O que exigiu este projeto de recolha?

Como disse, foi um projeto construído ao longo de cerca de 20 anos. Exigiu a recolha junto de vários informantes em muitas localidades da região e a transcrição de textos a partir de bibliografia (alguma muito difícil de encontrar). O trabalho não teria sido no entanto tão completo se eu não tivesse contado com a colaboração de vários colectores que tinham os seus textos na gaveta, como por exemplo Maria do Carmo Alexandre, Maria Tavares Transmontano, Maria Guadalupe Alexandre, Maria da Liberdade Alegria e vários alunos meus da Escola Superior de Educação de Portalegre, cujos trabalhos guardei. Recentemente, tive de proceder a novas transcrições de parte do espólio e à classificação dos textos. Resta-me dizer que esta iniciativa é um caminho, não uma meta.

Bruna Soares


LITERATURA TRADICIONAL 
DA SERRA DE SÃO MAMEDE

organização de Ruy Ventura
editado pela Apenas Livros, em Lisboa
na colecção “À mão de respigar”
com apoio do Instituto de Estudos de Literatura Tradicional e da Fundação para a Ciência e Tecnologia



(introdução geral, no primeiro caderno)

         Com este opúsculo se inicia a edição de uma parte da literatura tradicional da serra de São Mamede, espaço do Nordeste Alentejano encostado à fronteira da Extremadura espanhola que compreende os concelhos de Castelo de Vide, Marvão e Portalegre. Constituindo uma tentativa de sistematização e classificação do vastíssimo património literário oral que se foi produtransmitindo ao longo de séculos nessa região, não tem contudo esta publicação e outras que se sigam propósitos de exaustividade. Se se procura dar divulgação impressa ao maior número possível de textos e variantes, o organizador desta iniciativa tem consciência de que muito ficará por apresentar nestas páginas sem pretensão.
         Este caderno pediria um estudo introdutório que enquadrasse os textos e a região onde foram produzidos e/ou difundidos. Não é este contudo o tempo nem o espaço para tal empreendimento. Com um mínimo de aparato fica assim disponível uma parte da memória colectiva desses três municípios em que a desertificação demográfica, social e cultural vai acentuando uma inquietante erosão cuja velocidade vertiginosa levará decerto à perda da maior parte destes textos, quebrada que está quase por completo a sua cadeia de transmissão.
         Publicar este conjunto de artefactos literários é, também, conservá-los e dar-lhes um pouco de sopro vivificador, embora permaneça a angústia de ver obras vivas e abertas transformadas em múmias ou relíquias, pertencentes a um tempo rural e cíclico que nunca mais voltará tal como muitos de nós ainda o conhecemos. Talvez assim, contudo, tenham nova existência – e uma garantia de futuro.

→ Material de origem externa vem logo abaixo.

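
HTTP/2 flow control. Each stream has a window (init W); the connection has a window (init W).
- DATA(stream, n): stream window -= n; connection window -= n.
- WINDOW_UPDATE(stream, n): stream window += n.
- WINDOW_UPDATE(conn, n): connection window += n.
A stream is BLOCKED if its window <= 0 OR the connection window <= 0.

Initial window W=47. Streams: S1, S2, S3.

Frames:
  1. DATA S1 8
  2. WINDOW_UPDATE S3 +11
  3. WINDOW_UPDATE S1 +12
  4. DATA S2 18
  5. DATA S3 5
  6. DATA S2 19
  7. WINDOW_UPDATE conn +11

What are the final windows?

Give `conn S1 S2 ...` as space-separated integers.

Answer: 8 51 10 53

Derivation:
Op 1: conn=39 S1=39 S2=47 S3=47 blocked=[]
Op 2: conn=39 S1=39 S2=47 S3=58 blocked=[]
Op 3: conn=39 S1=51 S2=47 S3=58 blocked=[]
Op 4: conn=21 S1=51 S2=29 S3=58 blocked=[]
Op 5: conn=16 S1=51 S2=29 S3=53 blocked=[]
Op 6: conn=-3 S1=51 S2=10 S3=53 blocked=[1, 2, 3]
Op 7: conn=8 S1=51 S2=10 S3=53 blocked=[]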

         A transmissão de uma boa parte dos textos de literatura oral deveu-se às mulheres que, anonimamente, quase em segredo, foram mestras na sua memorização e na sua reprodução criativa. É por isso inteiramente justo que dedique este primeiro caderno a quem continua a ensinar-me e a incentivar-me (Felicidade Ventura, minha mãe; Maria Tavares Transmontano e Maria Guadalupe Alexandre, amigas e investigadoras, tão atentas quanto discretas) e a quem já faz parte do meu panteão pessoal, por dívidas imateriais que nunca pagarei (Rosária da Conceição Pedro, minha avó materna; Maria Josefa Baptista, minha avó paterna; e Maria da Liberdade Fernandes Alegria, minha amiga de quase quarenta anos; que a terra lhes seja leve).





I – Romances religiosos (primeiro caderno)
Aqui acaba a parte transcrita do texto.